The Downtown Denver Expeditionary School brought two full classrooms, also turning the day into a civics lesson. Nine-year-old Owen has already written to the mayor about an issue and he said Colorado’s teacher shortage was important too.
“My teachers are really nice, but a lot of them have left my school and I want my teachers at school.”
Smaller rallies pop up
While the crowd in Denver was full of teachers from across the state, not all teachers could make it to the Capitol but still wanted to participate in their own communities. On a chilly morning before 8, a group of teachers from Carbondale Middle School waved signs outside school as parents were dropping off kids at the middle and elementary schools.
The signs urged Polis not to make budget cuts to schools. Most drivers either honked or waved enthusiastically at the teachers.

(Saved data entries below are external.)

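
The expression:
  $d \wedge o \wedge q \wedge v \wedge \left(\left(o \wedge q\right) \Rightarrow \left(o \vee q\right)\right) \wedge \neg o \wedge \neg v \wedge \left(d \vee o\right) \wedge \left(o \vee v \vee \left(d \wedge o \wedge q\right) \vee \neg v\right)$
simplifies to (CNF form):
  $\text{False}$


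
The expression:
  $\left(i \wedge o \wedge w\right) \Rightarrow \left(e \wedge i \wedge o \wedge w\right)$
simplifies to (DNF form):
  $e \vee \neg i \vee \neg o \vee \neg w$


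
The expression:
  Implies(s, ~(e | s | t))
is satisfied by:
  {s: False}


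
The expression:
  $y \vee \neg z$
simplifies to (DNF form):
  $y \vee \neg z$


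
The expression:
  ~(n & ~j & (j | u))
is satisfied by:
  {j: True, u: False, n: False}
  {j: False, u: False, n: False}
  {n: True, j: True, u: False}
  {n: True, j: False, u: False}
  {u: True, j: True, n: False}
  {u: True, j: False, n: False}
  {u: True, n: True, j: True}


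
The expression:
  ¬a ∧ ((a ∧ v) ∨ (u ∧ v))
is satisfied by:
  {u: True, v: True, a: False}


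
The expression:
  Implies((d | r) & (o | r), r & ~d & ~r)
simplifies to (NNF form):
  ~r & (~d | ~o)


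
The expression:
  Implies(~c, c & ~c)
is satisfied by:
  {c: True}


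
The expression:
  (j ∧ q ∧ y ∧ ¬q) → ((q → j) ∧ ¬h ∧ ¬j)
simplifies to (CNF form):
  True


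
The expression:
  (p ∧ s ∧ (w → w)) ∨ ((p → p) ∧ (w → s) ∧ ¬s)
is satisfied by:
  {p: True, w: False, s: False}
  {w: False, s: False, p: False}
  {s: True, p: True, w: False}
  {s: True, p: True, w: True}


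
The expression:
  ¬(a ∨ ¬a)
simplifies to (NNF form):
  False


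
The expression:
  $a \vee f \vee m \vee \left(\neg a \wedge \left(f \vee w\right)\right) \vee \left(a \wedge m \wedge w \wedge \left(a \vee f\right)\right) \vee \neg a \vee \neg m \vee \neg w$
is always true.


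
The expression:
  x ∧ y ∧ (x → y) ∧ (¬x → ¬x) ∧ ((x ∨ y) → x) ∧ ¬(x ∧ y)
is never true.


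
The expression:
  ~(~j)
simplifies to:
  j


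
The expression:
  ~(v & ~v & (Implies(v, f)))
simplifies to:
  True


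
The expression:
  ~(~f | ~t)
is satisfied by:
  {t: True, f: True}


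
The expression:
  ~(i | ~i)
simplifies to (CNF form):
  False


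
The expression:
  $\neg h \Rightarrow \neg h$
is always true.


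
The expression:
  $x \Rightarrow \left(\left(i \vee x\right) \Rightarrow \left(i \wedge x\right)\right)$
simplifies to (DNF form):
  $i \vee \neg x$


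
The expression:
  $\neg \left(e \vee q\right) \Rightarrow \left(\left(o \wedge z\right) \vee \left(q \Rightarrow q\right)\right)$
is always true.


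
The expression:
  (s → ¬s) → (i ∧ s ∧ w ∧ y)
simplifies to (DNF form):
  s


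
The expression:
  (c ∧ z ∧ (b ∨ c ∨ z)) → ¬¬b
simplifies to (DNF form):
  b ∨ ¬c ∨ ¬z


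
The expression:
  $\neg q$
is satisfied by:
  {q: False}


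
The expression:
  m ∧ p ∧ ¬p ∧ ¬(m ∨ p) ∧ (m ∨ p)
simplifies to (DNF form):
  False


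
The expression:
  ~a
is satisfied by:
  {a: False}


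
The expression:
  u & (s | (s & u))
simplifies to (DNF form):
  s & u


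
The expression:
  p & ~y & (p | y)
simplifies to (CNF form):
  p & ~y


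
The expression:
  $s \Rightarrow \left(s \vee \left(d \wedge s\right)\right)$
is always true.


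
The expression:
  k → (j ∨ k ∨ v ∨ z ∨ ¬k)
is always true.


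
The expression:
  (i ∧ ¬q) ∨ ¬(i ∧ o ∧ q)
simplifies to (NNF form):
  ¬i ∨ ¬o ∨ ¬q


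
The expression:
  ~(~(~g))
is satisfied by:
  {g: False}


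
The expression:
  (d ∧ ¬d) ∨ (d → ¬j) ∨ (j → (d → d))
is always true.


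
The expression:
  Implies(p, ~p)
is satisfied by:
  {p: False}


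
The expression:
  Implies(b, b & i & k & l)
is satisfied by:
  {l: True, i: True, k: True, b: False}
  {l: True, i: True, k: False, b: False}
  {l: True, k: True, i: False, b: False}
  {l: True, k: False, i: False, b: False}
  {i: True, k: True, l: False, b: False}
  {i: True, k: False, l: False, b: False}
  {k: True, l: False, i: False, b: False}
  {k: False, l: False, i: False, b: False}
  {b: True, l: True, i: True, k: True}


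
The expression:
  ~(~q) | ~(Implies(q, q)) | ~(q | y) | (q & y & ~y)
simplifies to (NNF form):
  q | ~y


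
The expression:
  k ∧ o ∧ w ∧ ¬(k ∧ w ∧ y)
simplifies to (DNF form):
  k ∧ o ∧ w ∧ ¬y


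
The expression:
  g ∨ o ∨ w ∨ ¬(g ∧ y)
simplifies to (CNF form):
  True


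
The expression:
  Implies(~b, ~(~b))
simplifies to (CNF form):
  b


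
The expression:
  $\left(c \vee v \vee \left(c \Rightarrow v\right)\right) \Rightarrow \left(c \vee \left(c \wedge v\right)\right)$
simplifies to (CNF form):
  $c$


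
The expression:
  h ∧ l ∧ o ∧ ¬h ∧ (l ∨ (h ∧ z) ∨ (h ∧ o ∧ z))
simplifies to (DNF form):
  False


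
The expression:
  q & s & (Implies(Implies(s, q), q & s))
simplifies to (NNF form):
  q & s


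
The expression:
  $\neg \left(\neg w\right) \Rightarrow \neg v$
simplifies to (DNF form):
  $\neg v \vee \neg w$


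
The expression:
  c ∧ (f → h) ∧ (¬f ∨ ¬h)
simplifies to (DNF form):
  c ∧ ¬f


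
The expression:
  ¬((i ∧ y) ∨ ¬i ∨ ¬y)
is never true.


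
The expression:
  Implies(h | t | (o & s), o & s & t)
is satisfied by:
  {o: False, h: False, t: False, s: False}
  {s: True, o: False, h: False, t: False}
  {o: True, s: False, h: False, t: False}
  {t: True, s: True, o: True, h: False}
  {t: True, s: True, h: True, o: True}


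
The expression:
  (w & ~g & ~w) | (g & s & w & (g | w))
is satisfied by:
  {w: True, g: True, s: True}


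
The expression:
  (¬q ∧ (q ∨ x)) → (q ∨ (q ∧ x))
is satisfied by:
  {q: True, x: False}
  {x: False, q: False}
  {x: True, q: True}


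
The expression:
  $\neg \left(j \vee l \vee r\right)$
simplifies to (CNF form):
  $\neg j \wedge \neg l \wedge \neg r$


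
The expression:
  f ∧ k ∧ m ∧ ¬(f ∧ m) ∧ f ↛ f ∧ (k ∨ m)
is never true.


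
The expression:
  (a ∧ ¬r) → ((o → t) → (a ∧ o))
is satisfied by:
  {r: True, o: True, a: False}
  {r: True, o: False, a: False}
  {o: True, r: False, a: False}
  {r: False, o: False, a: False}
  {r: True, a: True, o: True}
  {r: True, a: True, o: False}
  {a: True, o: True, r: False}


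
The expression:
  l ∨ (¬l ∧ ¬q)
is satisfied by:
  {l: True, q: False}
  {q: False, l: False}
  {q: True, l: True}


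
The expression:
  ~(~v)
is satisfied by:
  {v: True}


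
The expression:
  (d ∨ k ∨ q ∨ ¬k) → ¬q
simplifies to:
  ¬q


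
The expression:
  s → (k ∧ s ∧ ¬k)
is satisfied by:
  {s: False}


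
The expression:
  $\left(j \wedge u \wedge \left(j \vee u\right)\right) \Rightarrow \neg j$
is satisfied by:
  {u: False, j: False}
  {j: True, u: False}
  {u: True, j: False}


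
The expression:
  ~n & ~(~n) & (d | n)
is never true.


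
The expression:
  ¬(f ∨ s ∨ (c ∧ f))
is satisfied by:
  {f: False, s: False}


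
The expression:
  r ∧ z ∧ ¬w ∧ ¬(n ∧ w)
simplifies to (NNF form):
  r ∧ z ∧ ¬w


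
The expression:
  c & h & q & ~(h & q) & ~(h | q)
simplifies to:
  False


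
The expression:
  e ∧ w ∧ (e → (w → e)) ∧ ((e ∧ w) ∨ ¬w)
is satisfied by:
  {e: True, w: True}


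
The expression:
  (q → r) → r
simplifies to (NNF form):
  q ∨ r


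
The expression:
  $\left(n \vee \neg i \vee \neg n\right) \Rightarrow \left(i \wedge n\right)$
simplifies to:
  $i \wedge n$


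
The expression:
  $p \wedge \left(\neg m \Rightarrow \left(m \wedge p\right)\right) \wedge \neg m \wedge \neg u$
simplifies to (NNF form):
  $\text{False}$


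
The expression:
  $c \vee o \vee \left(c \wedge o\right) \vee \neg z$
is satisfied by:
  {c: True, o: True, z: False}
  {c: True, z: False, o: False}
  {o: True, z: False, c: False}
  {o: False, z: False, c: False}
  {c: True, o: True, z: True}
  {c: True, z: True, o: False}
  {o: True, z: True, c: False}


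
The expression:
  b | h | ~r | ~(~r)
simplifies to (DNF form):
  True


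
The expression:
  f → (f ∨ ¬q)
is always true.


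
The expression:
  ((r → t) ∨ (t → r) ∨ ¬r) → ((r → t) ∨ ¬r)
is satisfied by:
  {t: True, r: False}
  {r: False, t: False}
  {r: True, t: True}


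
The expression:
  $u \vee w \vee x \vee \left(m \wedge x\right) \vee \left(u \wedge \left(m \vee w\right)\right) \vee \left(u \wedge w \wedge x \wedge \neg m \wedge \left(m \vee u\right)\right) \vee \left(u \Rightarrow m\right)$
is always true.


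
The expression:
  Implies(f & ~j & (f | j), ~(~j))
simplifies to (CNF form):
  j | ~f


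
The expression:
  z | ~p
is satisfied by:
  {z: True, p: False}
  {p: False, z: False}
  {p: True, z: True}


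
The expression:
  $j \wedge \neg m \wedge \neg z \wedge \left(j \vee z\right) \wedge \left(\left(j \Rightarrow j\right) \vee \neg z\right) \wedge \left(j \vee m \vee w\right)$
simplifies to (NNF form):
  $j \wedge \neg m \wedge \neg z$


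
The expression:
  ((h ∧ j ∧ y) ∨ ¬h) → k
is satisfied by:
  {k: True, h: True, y: False, j: False}
  {j: True, k: True, h: True, y: False}
  {k: True, h: True, y: True, j: False}
  {j: True, k: True, h: True, y: True}
  {k: True, y: False, h: False, j: False}
  {k: True, j: True, y: False, h: False}
  {k: True, y: True, h: False, j: False}
  {k: True, j: True, y: True, h: False}
  {h: True, j: False, y: False, k: False}
  {j: True, h: True, y: False, k: False}
  {h: True, y: True, j: False, k: False}


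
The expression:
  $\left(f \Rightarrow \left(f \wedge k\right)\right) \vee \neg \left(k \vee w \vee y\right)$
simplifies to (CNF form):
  $\left(k \vee \neg f \vee \neg w\right) \wedge \left(k \vee \neg f \vee \neg y\right)$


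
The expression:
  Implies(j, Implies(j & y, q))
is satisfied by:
  {q: True, y: False, j: False}
  {q: False, y: False, j: False}
  {j: True, q: True, y: False}
  {j: True, q: False, y: False}
  {y: True, q: True, j: False}
  {y: True, q: False, j: False}
  {y: True, j: True, q: True}


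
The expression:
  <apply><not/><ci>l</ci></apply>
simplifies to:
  <apply><not/><ci>l</ci></apply>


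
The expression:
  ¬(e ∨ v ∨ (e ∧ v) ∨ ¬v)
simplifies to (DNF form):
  False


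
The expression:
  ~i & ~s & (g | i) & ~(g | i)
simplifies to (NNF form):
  False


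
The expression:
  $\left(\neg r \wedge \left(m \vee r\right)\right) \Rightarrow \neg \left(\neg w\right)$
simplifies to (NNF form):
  $r \vee w \vee \neg m$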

“There is a lot on teachers' minds,” said Lisa Dameron, an instructional coach at Carbondale Middle School. “We are all very stressed for a multitude of reasons. We want to focus on the kids and educating them and having to do the same job with fewer dollars makes everything harder.”
She said some teachers from the Roaring Fork School district, which includes Basalt, Carbondale and Glenwood Springs, were making the trip to Denver on Thursday. Those that stayed behind were wearing red and also making phone calls and writing letters to Polis and state lawmakers.
What’s next?
This week, Polis, lawmakers and education groups are negotiating over how and whether cuts will take place. House Speaker Julie McCluskie has an alternative to the governor’s plan that wouldn’t be quite as much of a jolt to funding. On paper, her plan keeps funding at this year’s level but health care and utilities costs have risen so much, some schools would still have to make cuts.

There are other lawmakers who believe that the state doesn’t have enough funds to pay for the new school funding formula. They say it should be paused until a new funding source can be found. One economic analysis shows the new formula would lead to a $700 million deficit by 2027.
Education advocates, meanwhile, would like to place a measure on the 2026 ballot that could be a long-term sustainable funding source for schools. Ralliers regularly “booed” whenever the word “TABOR” was uttered — that’s Colorado’s constitutional restriction on revenue and spending.
“Our tax system is so out of balance that we could keep taxes the same or lower on 99 percent of our population and raise them on one percent of our population, and we would have a billion dollars more,” said Kevin Vick, president of the Colorado Education Association.
CPR’s Bente Birkeland and Stephanie Wolf contributed to this report.